The pace is picking up at the Capitol as we approach the first deadline for bills to get through committees. Details of the majority’s budget targets are expected to be released soon. I serve as the minority lead on the Higher Education Committee, but we have yet to hear a finance bill in that committee.
One notable thing that happened on the budget front this week is Gov. Mark Dayton announced to a chamber of commerce group that he is pulling his proposed business-to-business tax off the table. He had been criticized by many for this proposal and received significant input from Minnesotans.
This is a step in the right direction, but there is a whole host of other taxes I would like the governor and legislative members to abandon. Dayton still is pushing for expanding sales taxes to services like Internet transactions, oil changes, banking services (including ATM transactions, mortgage originations, overdrafts and travelers’ checks) and more.
In other news, the House Early Childhood committee passed a childcare unionization bill on a party-line vote this week. Members of the minority party were joined by many small businesses and daycare providers in expressing their opposition.

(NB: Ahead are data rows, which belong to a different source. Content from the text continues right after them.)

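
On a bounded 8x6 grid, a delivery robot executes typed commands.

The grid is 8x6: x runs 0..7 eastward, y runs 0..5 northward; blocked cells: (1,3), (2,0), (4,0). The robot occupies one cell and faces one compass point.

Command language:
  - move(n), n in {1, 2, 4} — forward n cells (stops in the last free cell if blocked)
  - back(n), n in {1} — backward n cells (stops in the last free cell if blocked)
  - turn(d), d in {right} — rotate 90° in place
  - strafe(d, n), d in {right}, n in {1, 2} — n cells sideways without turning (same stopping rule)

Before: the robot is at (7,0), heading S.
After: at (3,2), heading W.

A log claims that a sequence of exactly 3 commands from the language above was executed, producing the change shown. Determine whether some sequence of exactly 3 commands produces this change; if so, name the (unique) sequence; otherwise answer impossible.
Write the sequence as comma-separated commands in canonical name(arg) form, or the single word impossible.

key: running move(4) before turn(right) would end elsewhere — order is forced
begin: at (7,0), heading S
1. turn(right) → at (7,0), heading W
2. strafe(right, 2) → at (7,2), heading W
3. move(4) → at (3,2), heading W
all 343 alternatives checked — unique.

turn(right), strafe(right, 2), move(4)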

This bill would result in government overreach into Minnesotans’ homes and businesses. Child care providers are small-business owners and should have the right to negotiate rates with parents without interference from outside parties. Government unions should not be injecting themselves into private contracts.
Another top concern is how even those providers who opt out of joining the union would be forced to pay a fair share union due rate of 85 percent. Profit margins are already small for these providers. Requiring the payment of union dues will hurt their bottom line and possibly force them to shut down.

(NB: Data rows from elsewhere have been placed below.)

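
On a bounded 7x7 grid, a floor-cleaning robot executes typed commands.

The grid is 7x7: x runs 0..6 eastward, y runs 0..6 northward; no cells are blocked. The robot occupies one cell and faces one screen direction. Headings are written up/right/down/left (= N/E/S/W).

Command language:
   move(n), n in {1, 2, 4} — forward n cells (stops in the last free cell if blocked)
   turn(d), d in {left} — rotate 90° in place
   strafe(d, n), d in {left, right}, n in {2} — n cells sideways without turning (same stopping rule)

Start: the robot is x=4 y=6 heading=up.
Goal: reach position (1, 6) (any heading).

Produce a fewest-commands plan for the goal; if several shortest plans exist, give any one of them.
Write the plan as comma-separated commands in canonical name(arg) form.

begin: x=4 y=6 heading=up
1. turn(left) → x=4 y=6 heading=left
2. move(2) → x=2 y=6 heading=left
3. move(1) → x=1 y=6 heading=left
nothing shorter than 3 reaches the goal.

turn(left), move(2), move(1)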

The House also passed a bill this week which would form a state-run health care insurance exchange. The idea is to craft a plan to fit Minnesota’s needs as opposed to adopting the federal government’s standard model. An amendment preventing abortions to be covered under the plan was, thankfully, adopted.
I provided more detail in a March 1 email, but our top concerns are the plan fails to deliver in three areas: affordability, choice and privacy. Even the governor is calling this bill a big gamble.
Many visitors from District 8A continue to visit me at the Capitol to discuss the issues. I really appreciate the time they take to provide me with input. It helps me continue doing my best to represent the people of our area.